Un minimum de 5% des voix est nécessaire pour être représenté au Parlement ukrainien (Rada suprême). Cinq partis ont franchi ce seuil en 2012 :
Le Parti des Régions : 30%, 187 sièges. Formation de l'actuel président Viktor Ianoukovitch, réputé pro-russe en Occident. Sa base électorale se trouve essentiellement dans les régions de l’Est et du Sud, largement russophones.
Batkivchtchina : 25,54%, 105 sièges. Coalition de l’opposition dont la figure majeure est Ioulia Timochenko, égérie de la Révolution orange, actuellement en prison. Batkivchtchina a sa base électorale dans les régions de l’Ouest et du Nord de l'Ukraine, plus tournées vers l'Occident et berceau du nationalisme ukrainien.
UDAR : 13,96%, 39 sièges. Parti d’opposition de droite récemment créé par le boxeur Vitali Klitchko.
Le Parti communiste : 13,18%, 32 sièges. Parti dirigé par Piotr Simonenko, réputé de tradition soviétique, dont la remontée s’observe surtout dans les fiefs ouvriers traditionnels de l’Est, du Sud et de Crimée. Une analyse de son succès électoral a été faite sur le blog Solidarité Intenationale du PCF.

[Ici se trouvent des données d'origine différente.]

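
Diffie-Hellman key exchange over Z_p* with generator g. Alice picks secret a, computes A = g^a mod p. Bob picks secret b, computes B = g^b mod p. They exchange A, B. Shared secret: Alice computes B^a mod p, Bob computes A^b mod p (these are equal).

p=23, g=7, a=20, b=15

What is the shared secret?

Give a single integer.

A = 7^20 mod 23  (bits of 20 = 10100)
  bit 0 = 1: r = r^2 * 7 mod 23 = 1^2 * 7 = 1*7 = 7
  bit 1 = 0: r = r^2 mod 23 = 7^2 = 3
  bit 2 = 1: r = r^2 * 7 mod 23 = 3^2 * 7 = 9*7 = 17
  bit 3 = 0: r = r^2 mod 23 = 17^2 = 13
  bit 4 = 0: r = r^2 mod 23 = 13^2 = 8
  -> A = 8
B = 7^15 mod 23  (bits of 15 = 1111)
  bit 0 = 1: r = r^2 * 7 mod 23 = 1^2 * 7 = 1*7 = 7
  bit 1 = 1: r = r^2 * 7 mod 23 = 7^2 * 7 = 3*7 = 21
  bit 2 = 1: r = r^2 * 7 mod 23 = 21^2 * 7 = 4*7 = 5
  bit 3 = 1: r = r^2 * 7 mod 23 = 5^2 * 7 = 2*7 = 14
  -> B = 14
s = B^a = 14^20 mod 23  (bits of 20 = 10100)
  bit 0 = 1: r = r^2 * 14 mod 23 = 1^2 * 14 = 1*14 = 14
  bit 1 = 0: r = r^2 mod 23 = 14^2 = 12
  bit 2 = 1: r = r^2 * 14 mod 23 = 12^2 * 14 = 6*14 = 15
  bit 3 = 0: r = r^2 mod 23 = 15^2 = 18
  bit 4 = 0: r = r^2 mod 23 = 18^2 = 2
  -> s = B^a = 2

Answer: 2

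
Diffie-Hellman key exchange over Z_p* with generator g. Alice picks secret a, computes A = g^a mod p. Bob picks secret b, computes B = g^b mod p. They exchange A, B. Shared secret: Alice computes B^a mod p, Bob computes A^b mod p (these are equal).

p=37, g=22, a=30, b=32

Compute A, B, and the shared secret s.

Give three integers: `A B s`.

A = 22^30 mod 37  (bits of 30 = 11110)
  bit 0 = 1: r = r^2 * 22 mod 37 = 1^2 * 22 = 1*22 = 22
  bit 1 = 1: r = r^2 * 22 mod 37 = 22^2 * 22 = 3*22 = 29
  bit 2 = 1: r = r^2 * 22 mod 37 = 29^2 * 22 = 27*22 = 2
  bit 3 = 1: r = r^2 * 22 mod 37 = 2^2 * 22 = 4*22 = 14
  bit 4 = 0: r = r^2 mod 37 = 14^2 = 11
  -> A = 11
B = 22^32 mod 37  (bits of 32 = 100000)
  bit 0 = 1: r = r^2 * 22 mod 37 = 1^2 * 22 = 1*22 = 22
  bit 1 = 0: r = r^2 mod 37 = 22^2 = 3
  bit 2 = 0: r = r^2 mod 37 = 3^2 = 9
  bit 3 = 0: r = r^2 mod 37 = 9^2 = 7
  bit 4 = 0: r = r^2 mod 37 = 7^2 = 12
  bit 5 = 0: r = r^2 mod 37 = 12^2 = 33
  -> B = 33
s = B^a = 33^30 mod 37  (bits of 30 = 11110)
  bit 0 = 1: r = r^2 * 33 mod 37 = 1^2 * 33 = 1*33 = 33
  bit 1 = 1: r = r^2 * 33 mod 37 = 33^2 * 33 = 16*33 = 10
  bit 2 = 1: r = r^2 * 33 mod 37 = 10^2 * 33 = 26*33 = 7
  bit 3 = 1: r = r^2 * 33 mod 37 = 7^2 * 33 = 12*33 = 26
  bit 4 = 0: r = r^2 mod 37 = 26^2 = 10
  -> s = B^a = 10

Answer: 11 33 10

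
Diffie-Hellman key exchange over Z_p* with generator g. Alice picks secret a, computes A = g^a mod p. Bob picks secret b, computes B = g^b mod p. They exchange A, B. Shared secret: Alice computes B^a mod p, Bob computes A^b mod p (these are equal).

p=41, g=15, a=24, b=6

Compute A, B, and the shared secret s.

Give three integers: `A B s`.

A = 15^24 mod 41  (bits of 24 = 11000)
  bit 0 = 1: r = r^2 * 15 mod 41 = 1^2 * 15 = 1*15 = 15
  bit 1 = 1: r = r^2 * 15 mod 41 = 15^2 * 15 = 20*15 = 13
  bit 2 = 0: r = r^2 mod 41 = 13^2 = 5
  bit 3 = 0: r = r^2 mod 41 = 5^2 = 25
  bit 4 = 0: r = r^2 mod 41 = 25^2 = 10
  -> A = 10
B = 15^6 mod 41  (bits of 6 = 110)
  bit 0 = 1: r = r^2 * 15 mod 41 = 1^2 * 15 = 1*15 = 15
  bit 1 = 1: r = r^2 * 15 mod 41 = 15^2 * 15 = 20*15 = 13
  bit 2 = 0: r = r^2 mod 41 = 13^2 = 5
  -> B = 5
s = B^a = 5^24 mod 41  (bits of 24 = 11000)
  bit 0 = 1: r = r^2 * 5 mod 41 = 1^2 * 5 = 1*5 = 5
  bit 1 = 1: r = r^2 * 5 mod 41 = 5^2 * 5 = 25*5 = 2
  bit 2 = 0: r = r^2 mod 41 = 2^2 = 4
  bit 3 = 0: r = r^2 mod 41 = 4^2 = 16
  bit 4 = 0: r = r^2 mod 41 = 16^2 = 10
  -> s = B^a = 10

Answer: 10 5 10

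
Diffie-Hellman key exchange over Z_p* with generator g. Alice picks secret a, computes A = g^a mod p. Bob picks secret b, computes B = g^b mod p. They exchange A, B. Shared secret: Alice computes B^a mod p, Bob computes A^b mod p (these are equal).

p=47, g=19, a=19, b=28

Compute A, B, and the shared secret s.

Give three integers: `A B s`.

Answer: 33 2 3

Derivation:
A = 19^19 mod 47  (bits of 19 = 10011)
  bit 0 = 1: r = r^2 * 19 mod 47 = 1^2 * 19 = 1*19 = 19
  bit 1 = 0: r = r^2 mod 47 = 19^2 = 32
  bit 2 = 0: r = r^2 mod 47 = 32^2 = 37
  bit 3 = 1: r = r^2 * 19 mod 47 = 37^2 * 19 = 6*19 = 20
  bit 4 = 1: r = r^2 * 19 mod 47 = 20^2 * 19 = 24*19 = 33
  -> A = 33
B = 19^28 mod 47  (bits of 28 = 11100)
  bit 0 = 1: r = r^2 * 19 mod 47 = 1^2 * 19 = 1*19 = 19
  bit 1 = 1: r = r^2 * 19 mod 47 = 19^2 * 19 = 32*19 = 44
  bit 2 = 1: r = r^2 * 19 mod 47 = 44^2 * 19 = 9*19 = 30
  bit 3 = 0: r = r^2 mod 47 = 30^2 = 7
  bit 4 = 0: r = r^2 mod 47 = 7^2 = 2
  -> B = 2
s = B^a = 2^19 mod 47  (bits of 19 = 10011)
  bit 0 = 1: r = r^2 * 2 mod 47 = 1^2 * 2 = 1*2 = 2
  bit 1 = 0: r = r^2 mod 47 = 2^2 = 4
  bit 2 = 0: r = r^2 mod 47 = 4^2 = 16
  bit 3 = 1: r = r^2 * 2 mod 47 = 16^2 * 2 = 21*2 = 42
  bit 4 = 1: r = r^2 * 2 mod 47 = 42^2 * 2 = 25*2 = 3
  -> s = B^a = 3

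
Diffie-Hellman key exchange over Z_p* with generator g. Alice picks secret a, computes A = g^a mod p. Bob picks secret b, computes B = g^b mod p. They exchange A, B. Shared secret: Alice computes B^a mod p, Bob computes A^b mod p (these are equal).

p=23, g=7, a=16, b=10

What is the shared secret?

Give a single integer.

Answer: 4

Derivation:
A = 7^16 mod 23  (bits of 16 = 10000)
  bit 0 = 1: r = r^2 * 7 mod 23 = 1^2 * 7 = 1*7 = 7
  bit 1 = 0: r = r^2 mod 23 = 7^2 = 3
  bit 2 = 0: r = r^2 mod 23 = 3^2 = 9
  bit 3 = 0: r = r^2 mod 23 = 9^2 = 12
  bit 4 = 0: r = r^2 mod 23 = 12^2 = 6
  -> A = 6
B = 7^10 mod 23  (bits of 10 = 1010)
  bit 0 = 1: r = r^2 * 7 mod 23 = 1^2 * 7 = 1*7 = 7
  bit 1 = 0: r = r^2 mod 23 = 7^2 = 3
  bit 2 = 1: r = r^2 * 7 mod 23 = 3^2 * 7 = 9*7 = 17
  bit 3 = 0: r = r^2 mod 23 = 17^2 = 13
  -> B = 13
s = B^a = 13^16 mod 23  (bits of 16 = 10000)
  bit 0 = 1: r = r^2 * 13 mod 23 = 1^2 * 13 = 1*13 = 13
  bit 1 = 0: r = r^2 mod 23 = 13^2 = 8
  bit 2 = 0: r = r^2 mod 23 = 8^2 = 18
  bit 3 = 0: r = r^2 mod 23 = 18^2 = 2
  bit 4 = 0: r = r^2 mod 23 = 2^2 = 4
  -> s = B^a = 4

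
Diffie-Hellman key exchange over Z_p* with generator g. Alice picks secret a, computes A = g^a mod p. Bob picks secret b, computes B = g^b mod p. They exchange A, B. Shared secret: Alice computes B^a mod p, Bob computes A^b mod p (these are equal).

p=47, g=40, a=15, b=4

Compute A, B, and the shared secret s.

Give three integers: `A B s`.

A = 40^15 mod 47  (bits of 15 = 1111)
  bit 0 = 1: r = r^2 * 40 mod 47 = 1^2 * 40 = 1*40 = 40
  bit 1 = 1: r = r^2 * 40 mod 47 = 40^2 * 40 = 2*40 = 33
  bit 2 = 1: r = r^2 * 40 mod 47 = 33^2 * 40 = 8*40 = 38
  bit 3 = 1: r = r^2 * 40 mod 47 = 38^2 * 40 = 34*40 = 44
  -> A = 44
B = 40^4 mod 47  (bits of 4 = 100)
  bit 0 = 1: r = r^2 * 40 mod 47 = 1^2 * 40 = 1*40 = 40
  bit 1 = 0: r = r^2 mod 47 = 40^2 = 2
  bit 2 = 0: r = r^2 mod 47 = 2^2 = 4
  -> B = 4
s = B^a = 4^15 mod 47  (bits of 15 = 1111)
  bit 0 = 1: r = r^2 * 4 mod 47 = 1^2 * 4 = 1*4 = 4
  bit 1 = 1: r = r^2 * 4 mod 47 = 4^2 * 4 = 16*4 = 17
  bit 2 = 1: r = r^2 * 4 mod 47 = 17^2 * 4 = 7*4 = 28
  bit 3 = 1: r = r^2 * 4 mod 47 = 28^2 * 4 = 32*4 = 34
  -> s = B^a = 34

Answer: 44 4 34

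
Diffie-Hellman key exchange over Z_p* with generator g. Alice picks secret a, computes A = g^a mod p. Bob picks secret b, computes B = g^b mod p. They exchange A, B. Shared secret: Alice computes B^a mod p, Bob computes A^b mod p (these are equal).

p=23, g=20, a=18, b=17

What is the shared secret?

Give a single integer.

A = 20^18 mod 23  (bits of 18 = 10010)
  bit 0 = 1: r = r^2 * 20 mod 23 = 1^2 * 20 = 1*20 = 20
  bit 1 = 0: r = r^2 mod 23 = 20^2 = 9
  bit 2 = 0: r = r^2 mod 23 = 9^2 = 12
  bit 3 = 1: r = r^2 * 20 mod 23 = 12^2 * 20 = 6*20 = 5
  bit 4 = 0: r = r^2 mod 23 = 5^2 = 2
  -> A = 2
B = 20^17 mod 23  (bits of 17 = 10001)
  bit 0 = 1: r = r^2 * 20 mod 23 = 1^2 * 20 = 1*20 = 20
  bit 1 = 0: r = r^2 mod 23 = 20^2 = 9
  bit 2 = 0: r = r^2 mod 23 = 9^2 = 12
  bit 3 = 0: r = r^2 mod 23 = 12^2 = 6
  bit 4 = 1: r = r^2 * 20 mod 23 = 6^2 * 20 = 13*20 = 7
  -> B = 7
s = B^a = 7^18 mod 23  (bits of 18 = 10010)
  bit 0 = 1: r = r^2 * 7 mod 23 = 1^2 * 7 = 1*7 = 7
  bit 1 = 0: r = r^2 mod 23 = 7^2 = 3
  bit 2 = 0: r = r^2 mod 23 = 3^2 = 9
  bit 3 = 1: r = r^2 * 7 mod 23 = 9^2 * 7 = 12*7 = 15
  bit 4 = 0: r = r^2 mod 23 = 15^2 = 18
  -> s = B^a = 18

Answer: 18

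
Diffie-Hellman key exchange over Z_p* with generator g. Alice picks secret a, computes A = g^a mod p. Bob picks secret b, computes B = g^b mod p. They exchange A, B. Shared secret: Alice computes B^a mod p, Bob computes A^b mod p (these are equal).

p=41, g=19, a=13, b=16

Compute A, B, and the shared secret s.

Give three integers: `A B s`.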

Svoboda : 10,44%, 37 sièges. Cette formation d'extrême droite n'est autre que l’ancien Parti social-national réputé néonazi, antisémite et russophobe. Elle est dirigée par Oleh Tiahnibok, autre figure marquante de la Révolution orange.
Les résultats définitifs sont disponibles sur le site de la Commission électorale (en ukrainien).
Commentaire
Une alliance avait été prévue avant les élections par les trois partis d'opposition pro-occidentaux : Batkivchina, UDAR et Svoboda. Cependant, ceux-ci n'obtiennent ensemble que 181 sièges sur 450.
Le Parti communiste est généralement qualifié d'« allié » du Parti des Régions, mais il s'agit d'une qualification abusive reprise à l'opposition. Ce parti a assuré qu'il agirait au sein du Parlement comme une force indépendante (cf. l'article du PCF).
Aussi ces élections pourraient-elles ne pas déboucher sur la formation d'une majorité parlementaire.
Quoi qu'il en soit, on remarque que c'est encore une fois le camp réputé « pro-russe » qui remporte les élections. Il s'agit d'une constante depuis désormais près de 20 ans, y compris à l'occasion de scrutins reconnus comme valables et démocratiques par la « Communauté internationale » (notamment en 2006 et 2010). La seule exception est la Révolution orange de 2004, au terme de laquelle le candidat pro-occidental Viktor Iouchtchenko avait, avec le soutien ouvert des USA, été élu président.